1996News

Government says trade not isolationism will bring democracy to Cuba

The government has joined the community of nations that are protesting against the U.S. government’s implementation of the Helms-Burton Law this next August. The Dominican Republic signed the OAS resolution for its. General Assembly on 3 June that requests the Interamerican Judicial Committee to determine if the Helms-Burton Law complies with international law. Some political analysts though, state that while the Clinton administration favors re-establishing trade relations with Cuba, the U.S. President signed the Helms-Burton Law to please the Cuban-American constituency in Miami, and is waiting for the November election to open U.S. trade with Cuba.

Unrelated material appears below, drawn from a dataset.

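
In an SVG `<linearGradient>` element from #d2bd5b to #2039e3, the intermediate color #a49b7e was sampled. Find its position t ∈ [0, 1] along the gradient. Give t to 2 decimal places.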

The Dominican Minister of Foreign Affairs, Caonabo Javier Castillo, said in his speech at the OAS General Assembly, held in Panama on 3 June, that the Helms-Burton Law contradicts U.S. talk of regional integration, global markets and free trade and the present general trend of interdependence among nations. He criticized what he called “the endeavor of the U.S. to isolate from the world a small nation from which it is separated by political and ideological differences.”

“We would have to gauge what is the best manner to encourage the introduction of the democratic changes that most of us would like to see come to Cuba, be it the isolationism maintained during three and a half decades which has only achieved stagnation and make the different positions more rigid, or by the way of free exchange of goods and ideas. In this scenario, the Helms-Burton Law and its sequel of prejudices against Latin American and European investors comes to be a step back from globalization, and the political, economic, social and cultural integrationist aspirations of the peoples of the Americas,” said Javier Castillo.